English was never his mother-tongue, but Shakespeare always had something to say to us. It wasn’t his scripts, but his characters that were divine.
Through them, we felt love-sickness, authority, pride, envy, and millions of other emotions. Every single play of his has perennial lessons that, even hundreds of years later, people are still indebted to.
So, let’s find out what the sage on stage, whose tunes we danced on for so long, taught us about love:
‘Hamlet’ was not a love story. It was a tragedy. Ophelia and Hamlet had the potential to be partners. They loved each other, but never openly expressed it. It was only after Ophelia had died that Hamlet visited her grave and finally confessed his undying love for her.
And while you’re at the whole confession thing, please make sure that you do it yourself. Otherwise, there is a chance that your crush will fall for the messenger itself and suddenly you’ll find yourself trapped in the much dreaded love… octagon?
ROMEO AND JULIET
Everybody knows about these two star-crossed lovers. They taught us that if you want to spend your life with your loved one, then you must stand up for them. And equally important is getting your parents’ approval. It’ll be a tough road, but it’ll be worth it!
ANTHONY AND CLEOPATRA
They taught us that life will be filled with obstacles and challenges (for them, these challenges were state politics). There will be times when you might even start working against someone you love.

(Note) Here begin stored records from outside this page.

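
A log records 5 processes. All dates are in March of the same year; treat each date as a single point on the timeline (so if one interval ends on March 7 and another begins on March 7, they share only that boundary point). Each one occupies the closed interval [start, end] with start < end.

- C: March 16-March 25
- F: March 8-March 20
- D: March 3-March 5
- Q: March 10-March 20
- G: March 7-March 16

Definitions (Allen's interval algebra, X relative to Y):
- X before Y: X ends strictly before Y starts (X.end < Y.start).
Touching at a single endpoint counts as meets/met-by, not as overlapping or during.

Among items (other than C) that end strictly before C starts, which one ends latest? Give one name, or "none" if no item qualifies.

D

Target C = [March 16, March 25].
D [March 3, March 5] → before → candidate.
F [March 8, March 20] → overlaps → excluded.
G [March 7, March 16] → meets → excluded.
Q [March 10, March 20] → overlaps → excluded.
Among candidates, latest end is March 5 → D.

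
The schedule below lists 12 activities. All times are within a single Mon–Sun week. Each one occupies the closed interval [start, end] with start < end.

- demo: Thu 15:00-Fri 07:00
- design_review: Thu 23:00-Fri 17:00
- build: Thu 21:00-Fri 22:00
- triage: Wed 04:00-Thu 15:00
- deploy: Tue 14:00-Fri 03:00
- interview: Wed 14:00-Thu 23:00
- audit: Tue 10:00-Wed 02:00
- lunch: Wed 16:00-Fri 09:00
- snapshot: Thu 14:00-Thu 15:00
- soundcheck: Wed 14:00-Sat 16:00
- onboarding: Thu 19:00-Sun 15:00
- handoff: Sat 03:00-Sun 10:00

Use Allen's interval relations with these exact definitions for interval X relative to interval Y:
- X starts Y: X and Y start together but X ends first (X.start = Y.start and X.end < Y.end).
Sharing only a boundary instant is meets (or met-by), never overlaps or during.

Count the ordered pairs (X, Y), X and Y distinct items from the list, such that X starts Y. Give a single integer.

1

Checking all 132 ordered pairs for relation 'starts'; matching pairs in alphabetical order:
(interview, soundcheck): interview starts soundcheck ✓
Count: 1.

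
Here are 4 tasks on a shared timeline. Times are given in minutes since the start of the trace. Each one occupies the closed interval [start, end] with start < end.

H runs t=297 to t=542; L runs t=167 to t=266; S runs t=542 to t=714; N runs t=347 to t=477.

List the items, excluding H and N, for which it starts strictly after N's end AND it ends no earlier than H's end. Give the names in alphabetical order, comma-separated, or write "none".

S

Conditions: its start is strictly after N's end (X.start > t=477) AND its end is no earlier than H's end (X.end >= t=542).
L: start t=167 > t=477? ✗; end t=266 >= t=542? ✗ → no.
S: start t=542 > t=477? ✓; end t=714 >= t=542? ✓ → yes.
Result: S.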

But, in the end, you have to realise that both your partner and your ambitions are equally important. If only these two had realised the former a little bit sooner.
MUCH ADO ABOUT NOTHING
Before characters like Ross and Rachel, Chuck and Blair even existed, Beatrice and Benedick were the primary will-they-won’t-they couple. In all their wars and ‘merry battles’, they were just as lovable together and as they were separately. They had the power to bring out the best and the worst in each other.
AS YOU LIKE IT
Rosalind and Orlando made an intellectual game out of the process of falling in love. They were smart, witty and fun together. Throughout a large section of the play, Rosalind is dressed like a man to protect herself.

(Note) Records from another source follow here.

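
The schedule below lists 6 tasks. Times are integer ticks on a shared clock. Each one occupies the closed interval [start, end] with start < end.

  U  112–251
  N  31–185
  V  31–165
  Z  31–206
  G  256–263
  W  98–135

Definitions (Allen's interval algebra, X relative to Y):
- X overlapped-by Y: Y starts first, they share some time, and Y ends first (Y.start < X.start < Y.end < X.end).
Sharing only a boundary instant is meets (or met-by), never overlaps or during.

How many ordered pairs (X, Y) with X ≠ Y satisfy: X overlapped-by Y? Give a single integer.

4

Checking all 30 ordered pairs for relation 'overlapped-by'; matching pairs in alphabetical order:
(U, N): U overlapped-by N ✓
(U, V): U overlapped-by V ✓
(U, W): U overlapped-by W ✓
(U, Z): U overlapped-by Z ✓
Count: 4.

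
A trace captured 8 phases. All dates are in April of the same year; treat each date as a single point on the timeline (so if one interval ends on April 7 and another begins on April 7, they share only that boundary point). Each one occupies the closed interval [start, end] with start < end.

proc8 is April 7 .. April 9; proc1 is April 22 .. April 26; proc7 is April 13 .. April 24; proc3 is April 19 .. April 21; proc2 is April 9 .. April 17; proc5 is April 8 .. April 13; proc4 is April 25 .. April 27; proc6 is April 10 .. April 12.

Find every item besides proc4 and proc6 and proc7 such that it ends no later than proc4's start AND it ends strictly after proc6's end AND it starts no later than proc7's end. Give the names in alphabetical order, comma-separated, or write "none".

proc2, proc3, proc5

Conditions: its end is no later than proc4's start (X.end <= April 25) AND its end is strictly after proc6's end (X.end > April 12) AND its start is no later than proc7's end (X.start <= April 24).
proc1: end April 26 <= April 25? ✗; end April 26 > April 12? ✓; start April 22 <= April 24? ✓ → no.
proc2: end April 17 <= April 25? ✓; end April 17 > April 12? ✓; start April 9 <= April 24? ✓ → yes.
proc3: end April 21 <= April 25? ✓; end April 21 > April 12? ✓; start April 19 <= April 24? ✓ → yes.
proc5: end April 13 <= April 25? ✓; end April 13 > April 12? ✓; start April 8 <= April 24? ✓ → yes.
proc8: end April 9 <= April 25? ✓; end April 9 > April 12? ✗; start April 7 <= April 24? ✓ → no.
Result: proc2, proc3, proc5.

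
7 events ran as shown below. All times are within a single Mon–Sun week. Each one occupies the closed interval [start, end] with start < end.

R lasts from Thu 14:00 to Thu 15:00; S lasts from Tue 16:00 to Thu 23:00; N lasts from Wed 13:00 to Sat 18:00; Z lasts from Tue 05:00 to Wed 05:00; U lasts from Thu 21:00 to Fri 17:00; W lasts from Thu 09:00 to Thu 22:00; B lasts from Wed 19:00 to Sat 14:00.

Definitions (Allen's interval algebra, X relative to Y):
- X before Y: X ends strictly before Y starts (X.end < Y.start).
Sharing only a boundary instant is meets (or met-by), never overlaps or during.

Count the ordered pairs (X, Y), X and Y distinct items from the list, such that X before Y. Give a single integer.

Checking all 42 ordered pairs for relation 'before'; matching pairs in alphabetical order:
(R, U): R before U ✓
(Z, B): Z before B ✓
(Z, N): Z before N ✓
(Z, R): Z before R ✓
(Z, U): Z before U ✓
(Z, W): Z before W ✓
Count: 6.

6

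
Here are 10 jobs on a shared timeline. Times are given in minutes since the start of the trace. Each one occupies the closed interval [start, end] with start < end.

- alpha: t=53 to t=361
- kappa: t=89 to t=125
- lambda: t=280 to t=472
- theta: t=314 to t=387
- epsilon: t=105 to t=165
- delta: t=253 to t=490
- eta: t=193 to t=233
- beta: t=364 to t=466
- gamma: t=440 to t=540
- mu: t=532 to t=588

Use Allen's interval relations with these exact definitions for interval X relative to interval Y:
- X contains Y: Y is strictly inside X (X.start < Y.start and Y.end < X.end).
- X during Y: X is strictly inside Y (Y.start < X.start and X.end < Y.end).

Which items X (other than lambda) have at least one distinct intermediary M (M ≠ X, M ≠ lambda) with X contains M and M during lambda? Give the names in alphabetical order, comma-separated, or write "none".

delta

Target lambda = [t=280, t=472].
Intermediaries M with M during lambda: beta, theta.
Via beta — items with X contains beta: delta.
Via theta — items with X contains theta: delta.
Union: delta.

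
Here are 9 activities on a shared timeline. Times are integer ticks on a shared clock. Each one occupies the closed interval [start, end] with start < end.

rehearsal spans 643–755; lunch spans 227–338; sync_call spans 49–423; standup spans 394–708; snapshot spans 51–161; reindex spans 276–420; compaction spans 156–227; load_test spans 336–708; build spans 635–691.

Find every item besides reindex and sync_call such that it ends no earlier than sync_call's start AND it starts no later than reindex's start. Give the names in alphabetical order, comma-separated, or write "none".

Conditions: its end is no earlier than sync_call's start (X.end >= 49) AND its start is no later than reindex's start (X.start <= 276).
build: end 691 >= 49? ✓; start 635 <= 276? ✗ → no.
compaction: end 227 >= 49? ✓; start 156 <= 276? ✓ → yes.
load_test: end 708 >= 49? ✓; start 336 <= 276? ✗ → no.
lunch: end 338 >= 49? ✓; start 227 <= 276? ✓ → yes.
rehearsal: end 755 >= 49? ✓; start 643 <= 276? ✗ → no.
snapshot: end 161 >= 49? ✓; start 51 <= 276? ✓ → yes.
standup: end 708 >= 49? ✓; start 394 <= 276? ✗ → no.
Result: compaction, lunch, snapshot.

compaction, lunch, snapshot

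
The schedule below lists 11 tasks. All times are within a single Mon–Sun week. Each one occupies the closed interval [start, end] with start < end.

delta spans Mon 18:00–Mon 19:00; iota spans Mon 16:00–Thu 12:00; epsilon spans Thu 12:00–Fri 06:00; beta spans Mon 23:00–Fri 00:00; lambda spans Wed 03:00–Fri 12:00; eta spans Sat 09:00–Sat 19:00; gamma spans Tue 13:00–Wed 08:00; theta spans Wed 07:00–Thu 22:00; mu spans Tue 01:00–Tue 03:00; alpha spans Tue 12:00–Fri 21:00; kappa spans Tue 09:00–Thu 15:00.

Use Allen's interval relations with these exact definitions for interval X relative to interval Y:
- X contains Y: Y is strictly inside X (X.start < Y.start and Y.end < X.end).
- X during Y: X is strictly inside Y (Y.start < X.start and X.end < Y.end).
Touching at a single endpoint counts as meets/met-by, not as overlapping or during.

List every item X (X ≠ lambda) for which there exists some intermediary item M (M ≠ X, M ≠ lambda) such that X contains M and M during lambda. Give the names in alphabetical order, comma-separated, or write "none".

alpha, beta

Target lambda = [Wed 03:00, Fri 12:00].
Intermediaries M with M during lambda: epsilon, theta.
Via epsilon — items with X contains epsilon: alpha.
Via theta — items with X contains theta: alpha, beta.
Union: alpha, beta.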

Finally, despite the risks and the madness, she reveals herself for Orlando and it was the best decision she ever took.
On the Ides of March, Caesar’s wife, Calpurnia tried to stop him from leaving the palace. She told him many times that she had a very bad feeling about this. He went out anyway. Next thing you know, he got stabbed more than twenty times and now there’s a salad named after him.
Macbeth and Lady Macbeth might have murdered A LOT of people together. Now, I am not asking you to go on a killing spree with your partner. All I am saying is that if you want to pull off a scheme or play a crazy game, then do it with your loved one. It’ll be hundreds of times more fun!